I knew I was right, and I knew my solution was the best solution, because I'd
spent months thinking of all the possible ways to solve the problem, and this
was the best of them all.

But the point is that he asked, and the point is that I had to revisit that
decision. I considered what he said, and I explained my rationale for going
with my solution. By the time I was done, he was nodding along and saying
"Yeah, that makes perfect sense."

I think it's okay to be right and to know you're right, but if someone
questions you, or if a test fails, or if conversions go down, you should be
willing to stop and re-examine your assumptions, and if necessary, explain
them again.

I'm very glad my coworker brought his ideas to me, because it validates that
my solution was, in fact, correct. And if my solution hadn't been the best
choice, he would have brought a better solution. So in the end, it's a win-
win...

Assuming you're wrong at first blush is almost always the right move. It lets
you consider alternate solutions, and hopefully rebuild your defense of your
current solution. If it still holds up, you're good. If not, your new
assumption is right (that you're wrong).

I think I have a headache now.

I also have a similar rule, but from a slightly different perspective. I
credit it as one of the reasons for me being as successful at my company as I
am.

When someone comes to me and says there is a problem with the app, I assume
it's my fault. I assume it's a code problem. I rule out any responsibility on
my part (or that of my team) before I go back to the complainer and ask them
for more information. I never, ever, ever say "it works for me."

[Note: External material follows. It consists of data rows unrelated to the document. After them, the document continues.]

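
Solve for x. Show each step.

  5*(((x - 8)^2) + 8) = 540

Step 1. [5*(((x - 8)^2) + 8) = 540] leading coefficient 5: divide by 5. So div: ((x - 8)^2) + 8 = 108.
Step 2. [((x - 8)^2) + 8 = 108] +8 is outermost — subtract 8 both sides ⇒ sub: (x - 8)^2 = 100.
Step 3. [(x - 8)^2 = 100] 100 ≥ 0, LHS is (·)² — take ±√, so sqrt: x - 8 = 10 or -10.
Step 4. [x - 8 = 10 or -10] 8 comes off first (add 8) ⇒ sub: x = 18 or -2.

Answer: x ∈ {-2, 18}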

Remember: people don't complain about things that work. Even if it's their
fault, even if they screwed something up, even if it's not your code that's
broken, something isn't working for __them __. If it 's not working for _them_
, then it's up to you to figure out why. It may be that your instructions were
unclear, or maybe it's a client-side issue (like an ad-blocker) that you can't
reproduce. Or maybe your customer really is a moron.

But before I ever go back to someone and tell them I'm good, I make sure all
my ducks are in a row. The last thing I want is to belittle someone else's
problem because I think I'm awesome.